Foe #1: Premenstrual syndrome
Days before her menstrual cycle, a woman may go through premenstrual syndrome, or PMS. We know the symptoms well: Tender breasts, bloating, cramps, mood swings, headaches, low back pain and sometimes acne are all part of the condition.
Deficiency in vitamin B6, calcium, or magnesium in the foods you eat can increase your chances of getting PMS. “Risk factors as smoking, high stress levels, low fitness activity or being sedentary, plus a diet heavy with caffeine, alcohol, sugar and salt can also worsen symptoms,” says Cecille F. Rabuco, M.D., OB-GYN at the Medicard Lifestyle Center.
Solution: Easy does it
To reduce symptoms or alleviate pain through exercise, Dr. Rabuco recommends moderate impact activities like walking or light jogging on the treadmill to “regulate hormones and increase happy chemicals in the body [such as] endorphins.” On heavy flow days, “intense movements as jumping should be avoided [which] may lead to cramping and increased blood flow. It’s important to listen to your body, and do only what it can,” adds the OB-GYN.

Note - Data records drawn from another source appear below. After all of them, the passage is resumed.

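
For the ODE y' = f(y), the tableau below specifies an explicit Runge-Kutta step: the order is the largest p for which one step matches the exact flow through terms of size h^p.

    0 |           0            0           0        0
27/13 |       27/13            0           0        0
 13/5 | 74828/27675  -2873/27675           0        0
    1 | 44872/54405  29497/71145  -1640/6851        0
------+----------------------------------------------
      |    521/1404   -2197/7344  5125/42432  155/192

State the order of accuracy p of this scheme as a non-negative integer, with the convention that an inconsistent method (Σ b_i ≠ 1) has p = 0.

b = (521/1404, -2197/7344, 5125/42432, 155/192)
c = (0, 27/13, 13/5, 1)
Ac = (0, 0, -221/1025, 37/155)
Σ b_i: 521/1404·1 + (-2197/7344)·1 + 5125/42432·1 + 155/192·1 = 1 ✓
b·c: (-2197/7344)·27/13 + 5125/42432·13/5 + 155/192·1 = 1/2 ✓
b·c²: (-2197/7344)·729/169 + 5125/42432·169/25 + 155/192·1 = 1/3 ✓
b·Ac: 5125/42432·(-221/1025) + 155/192·37/155 = 1/6 ✓
b·c³: (-2197/7344)·19683/2197 + 5125/42432·2197/125 + 155/192·1 = 1/4 ✓
b·(c∘Ac): 5125/42432·(-2873/5125) + 155/192·37/155 = 1/8 ✓
b·Ac²: 5125/42432·(-459/1025) + 155/192·343/2015 = 1/12 ✓
b·A²c: 155/192·8/155 = 1/24 ✓; 4 stages ⇒ order 4.

4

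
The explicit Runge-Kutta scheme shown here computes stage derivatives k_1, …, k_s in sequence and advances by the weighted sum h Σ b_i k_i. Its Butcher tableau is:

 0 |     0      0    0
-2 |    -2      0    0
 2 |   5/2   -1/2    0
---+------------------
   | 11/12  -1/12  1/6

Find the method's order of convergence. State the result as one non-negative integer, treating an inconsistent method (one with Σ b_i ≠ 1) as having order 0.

3

b = (11/12, -1/12, 1/6)
c = (0, -2, 2)
Ac = (0, 0, 1)
Σ b_i: 11/12·1 + (-1/12)·1 + 1/6·1 = 1 ✓
b·c: (-1/12)·(-2) + 1/6·2 = 1/2 ✓
b·c²: (-1/12)·4 + 1/6·4 = 1/3 ✓
b·Ac: 1/6·1 = 1/6 ✓; 3 stages ⇒ order 3.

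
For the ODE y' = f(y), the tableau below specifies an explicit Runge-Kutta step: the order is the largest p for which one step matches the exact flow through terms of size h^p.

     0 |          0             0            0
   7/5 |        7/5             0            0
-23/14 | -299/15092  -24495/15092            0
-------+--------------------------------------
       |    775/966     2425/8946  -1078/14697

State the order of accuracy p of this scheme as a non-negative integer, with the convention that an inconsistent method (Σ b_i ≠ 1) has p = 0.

3

b = (775/966, 2425/8946, -1078/14697)
c = (0, 7/5, -23/14)
Ac = (0, 0, -4899/2156)
Σ b_i: 775/966·1 + 2425/8946·1 + (-1078/14697)·1 = 1 ✓
b·c: 2425/8946·7/5 + (-1078/14697)·(-23/14) = 1/2 ✓
b·c²: 2425/8946·49/25 + (-1078/14697)·529/196 = 1/3 ✓
b·Ac: (-1078/14697)·(-4899/2156) = 1/6 ✓; 3 stages ⇒ order 3.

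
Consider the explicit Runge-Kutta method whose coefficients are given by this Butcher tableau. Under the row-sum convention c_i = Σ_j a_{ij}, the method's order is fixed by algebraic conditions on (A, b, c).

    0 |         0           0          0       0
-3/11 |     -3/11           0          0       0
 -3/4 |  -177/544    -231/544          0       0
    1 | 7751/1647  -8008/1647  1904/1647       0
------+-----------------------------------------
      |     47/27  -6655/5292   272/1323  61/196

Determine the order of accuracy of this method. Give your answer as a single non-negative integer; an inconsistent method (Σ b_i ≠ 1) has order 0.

b = (47/27, -6655/5292, 272/1323, 61/196)
c = (0, -3/11, -3/4, 1)
Ac = (0, 0, 63/544, 28/61)
Σ b_i: 47/27·1 + (-6655/5292)·1 + 272/1323·1 + 61/196·1 = 1 ✓
b·c: (-6655/5292)·(-3/11) + 272/1323·(-3/4) + 61/196·1 = 1/2 ✓
b·c²: (-6655/5292)·9/121 + 272/1323·9/16 + 61/196·1 = 1/3 ✓
b·Ac: 272/1323·63/544 + 61/196·28/61 = 1/6 ✓
b·c³: (-6655/5292)·(-27/1331) + 272/1323·(-27/64) + 61/196·1 = 1/4 ✓
b·(c∘Ac): 272/1323·(-189/2176) + 61/196·28/61 = 1/8 ✓
b·Ac²: 272/1323·(-189/5984) + 61/196·581/2013 = 1/12 ✓
b·A²c: 61/196·49/366 = 1/24 ✓; 4 stages ⇒ order 4.

4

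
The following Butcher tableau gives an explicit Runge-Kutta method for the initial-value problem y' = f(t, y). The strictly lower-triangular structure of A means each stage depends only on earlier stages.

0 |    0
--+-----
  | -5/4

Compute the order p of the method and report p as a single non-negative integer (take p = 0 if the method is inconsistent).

0

b = (-5/4)
c = (0)
Σ b_i: (-5/4)·1 = -5/4 ≠ 1 ⇒ order 0.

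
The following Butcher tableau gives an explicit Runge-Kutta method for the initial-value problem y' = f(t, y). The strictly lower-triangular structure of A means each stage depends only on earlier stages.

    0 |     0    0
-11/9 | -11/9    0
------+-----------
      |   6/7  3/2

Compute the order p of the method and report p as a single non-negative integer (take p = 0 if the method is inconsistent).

0

b = (6/7, 3/2)
c = (0, -11/9)
Σ b_i: 6/7·1 + 3/2·1 = 33/14 ≠ 1 ⇒ order 0.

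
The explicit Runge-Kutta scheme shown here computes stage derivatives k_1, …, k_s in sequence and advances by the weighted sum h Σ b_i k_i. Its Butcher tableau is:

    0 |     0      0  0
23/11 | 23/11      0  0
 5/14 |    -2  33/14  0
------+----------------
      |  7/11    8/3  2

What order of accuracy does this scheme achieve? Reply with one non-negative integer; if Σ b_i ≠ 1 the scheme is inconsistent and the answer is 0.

0

b = (7/11, 8/3, 2)
c = (0, 23/11, 5/14)
Ac = (0, 0, 69/14)
Σ b_i: 7/11·1 + 8/3·1 + 2·1 = 175/33 ≠ 1 ⇒ order 0.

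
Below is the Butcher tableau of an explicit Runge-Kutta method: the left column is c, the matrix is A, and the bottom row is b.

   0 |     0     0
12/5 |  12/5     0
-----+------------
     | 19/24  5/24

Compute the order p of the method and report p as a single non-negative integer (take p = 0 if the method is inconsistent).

2

b = (19/24, 5/24)
c = (0, 12/5)
Σ b_i: 19/24·1 + 5/24·1 = 1 ✓
b·c: 5/24·12/5 = 1/2 ✓; 2 stages ⇒ order 2.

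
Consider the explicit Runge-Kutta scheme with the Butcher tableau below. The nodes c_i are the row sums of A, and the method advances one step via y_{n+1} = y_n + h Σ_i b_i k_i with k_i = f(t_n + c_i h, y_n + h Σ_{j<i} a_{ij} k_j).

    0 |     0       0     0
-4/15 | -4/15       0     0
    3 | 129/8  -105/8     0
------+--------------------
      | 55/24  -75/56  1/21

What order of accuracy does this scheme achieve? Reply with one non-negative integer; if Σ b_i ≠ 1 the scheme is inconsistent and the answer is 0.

b = (55/24, -75/56, 1/21)
c = (0, -4/15, 3)
Ac = (0, 0, 7/2)
Σ b_i: 55/24·1 + (-75/56)·1 + 1/21·1 = 1 ✓
b·c: (-75/56)·(-4/15) + 1/21·3 = 1/2 ✓
b·c²: (-75/56)·16/225 + 1/21·9 = 1/3 ✓
b·Ac: 1/21·7/2 = 1/6 ✓; 3 stages ⇒ order 3.

3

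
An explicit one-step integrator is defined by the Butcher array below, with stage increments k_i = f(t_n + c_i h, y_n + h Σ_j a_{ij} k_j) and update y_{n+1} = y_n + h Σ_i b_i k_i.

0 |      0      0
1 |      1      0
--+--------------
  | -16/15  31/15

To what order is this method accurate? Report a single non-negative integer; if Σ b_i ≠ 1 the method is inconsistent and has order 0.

1

b = (-16/15, 31/15)
c = (0, 1)
Σ b_i: (-16/15)·1 + 31/15·1 = 1 ✓
b·c: 31/15·1 = 31/15 ≠ 1/2 ⇒ order 1.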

Yoga may just do the trick on light to medium flow days when slower, or more controlled routines are better, claims Nixie Montoya-Yap of Surya Fitness and Yoga. She says, “Seated or lying yoga poses with gentle twisting actually help ease cramps.”
Foe #2: Obesity
Solution: Move more, lose more
Obesity is often a risk factor for serious health problems and leading causes of mortality, including heart disease, hypertension and diabetes. A surplus of fat can place too much stress on joints, which causes instability and stress fractures, as well as restrict flow in blood pathways which can eventually lead to serious vascular complications.

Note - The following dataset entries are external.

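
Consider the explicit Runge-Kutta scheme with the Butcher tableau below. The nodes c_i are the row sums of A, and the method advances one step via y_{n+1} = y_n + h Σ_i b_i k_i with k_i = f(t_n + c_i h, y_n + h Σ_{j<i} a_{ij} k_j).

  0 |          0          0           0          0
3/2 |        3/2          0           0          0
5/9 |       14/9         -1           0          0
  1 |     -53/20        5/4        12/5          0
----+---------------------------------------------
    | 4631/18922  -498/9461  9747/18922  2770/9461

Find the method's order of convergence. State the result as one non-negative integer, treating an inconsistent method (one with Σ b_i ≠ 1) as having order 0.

3

b = (4631/18922, -498/9461, 9747/18922, 2770/9461)
c = (0, 3/2, 5/9, 1)
Ac = (0, 0, -3/2, 77/24)
Σ b_i: 4631/18922·1 + (-498/9461)·1 + 9747/18922·1 + 2770/9461·1 = 1 ✓
b·c: (-498/9461)·3/2 + 9747/18922·5/9 + 2770/9461·1 = 1/2 ✓
b·c²: (-498/9461)·9/4 + 9747/18922·25/81 + 2770/9461·1 = 1/3 ✓
b·Ac: 9747/18922·(-3/2) + 2770/9461·77/24 = 1/6 ✓
b·c³: (-498/9461)·27/8 + 9747/18922·125/729 + 2770/9461·1 = 207889/1021788 ≠ 1/4 ⇒ order 3.
b·(c∘Ac): 9747/18922·(-5/6) + 2770/9461·77/24 = 28955/56766 ≠ 1/8
b·Ac²: 9747/18922·(-9/4) + 2770/9461·1535/432 = -121273/1021788 ≠ 1/12
b·A²c: 2770/9461·(-18/5) = -9972/9461 ≠ 1/24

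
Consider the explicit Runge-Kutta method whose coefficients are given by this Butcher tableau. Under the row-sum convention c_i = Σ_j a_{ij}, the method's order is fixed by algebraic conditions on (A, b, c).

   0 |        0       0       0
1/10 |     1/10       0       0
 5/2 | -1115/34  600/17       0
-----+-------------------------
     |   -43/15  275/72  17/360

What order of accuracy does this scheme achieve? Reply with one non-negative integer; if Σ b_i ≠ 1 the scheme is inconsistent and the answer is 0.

b = (-43/15, 275/72, 17/360)
c = (0, 1/10, 5/2)
Ac = (0, 0, 60/17)
Σ b_i: (-43/15)·1 + 275/72·1 + 17/360·1 = 1 ✓
b·c: 275/72·1/10 + 17/360·5/2 = 1/2 ✓
b·c²: 275/72·1/100 + 17/360·25/4 = 1/3 ✓
b·Ac: 17/360·60/17 = 1/6 ✓; 3 stages ⇒ order 3.

3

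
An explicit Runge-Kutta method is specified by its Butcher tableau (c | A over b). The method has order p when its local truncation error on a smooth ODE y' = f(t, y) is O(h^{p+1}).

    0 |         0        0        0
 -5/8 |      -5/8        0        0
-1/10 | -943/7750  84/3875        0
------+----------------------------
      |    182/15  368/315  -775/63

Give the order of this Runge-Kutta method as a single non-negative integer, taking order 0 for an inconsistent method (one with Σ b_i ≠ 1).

3

b = (182/15, 368/315, -775/63)
c = (0, -5/8, -1/10)
Ac = (0, 0, -21/1550)
Σ b_i: 182/15·1 + 368/315·1 + (-775/63)·1 = 1 ✓
b·c: 368/315·(-5/8) + (-775/63)·(-1/10) = 1/2 ✓
b·c²: 368/315·25/64 + (-775/63)·1/100 = 1/3 ✓
b·Ac: (-775/63)·(-21/1550) = 1/6 ✓; 3 stages ⇒ order 3.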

According to the American Council of Exercise, moderate activity such as brisk walking for 20 to 30 minutes a day, five days a week, is an excellent way to switch on the body’s fat-burning zone. Saret’s tip for women-on-the-go: “Stoke your metabolism so that it keeps firing, ergo, a moderate metabolic workout that you can do in under five minutes. The trick is to do as many reps as you can but moving fast. These are simple jumping jacks, squats, lunges and pushups [on your knees if building shoulder strength]. There are modifications for these routines, so women need not worry.”
Foe #3: Hypertension
Blood pressure is considered high when the systolic (top number) is greater than or equal to 140mmHg, and the diastolic (bottom number) is greater than 90mmHg. At least two such readings, taken on separate occasions, equal hypertension. “This is diagnosed as stage I hypertension, with stage II being 160mmHg/100mmHg,” explains Redd Legislador, M.D., general practitioner at the Medicard Lifestyle Center, Makati City.
While this condition is known to be more common in men, half of the population now includes women, especially those in the menopausal age of 45 to 55 years, when estrogen levels drop, according to an American Heart Association survey.
Solution: Keep it flowing
“It is important for hypertensive individuals to not only avoid smoking, alcohol and foods high in fat and salt, but to do low to moderate cardiorespiratory exercise,” advises Dr. Legislador, explaining that “obesity is often the biggest risk factor for hypertension because blood cannot circulate efficiently. The heart has to exert harder to pump more blood, and with that, blood pressure increases.”
Fitness First personal trainer Thed Pador concurs: “Cardio routines have been shown to be just as effective as high-intensity activity in reducing blood pressure. This is good news for the senior and obese populations.” For these individuals, though, he cautions, “Exercises should be limited to standing or seated positions to avoid dizziness and blood pressure increase. Also, hypertensive individuals shouldn’t be holding their breath when exercising to avoid triggering the aforementioned.” Examples of safe cardio routines include walking, jogging, stationary spinning or cycling, indoor rowing, and dancing routines like Zumba.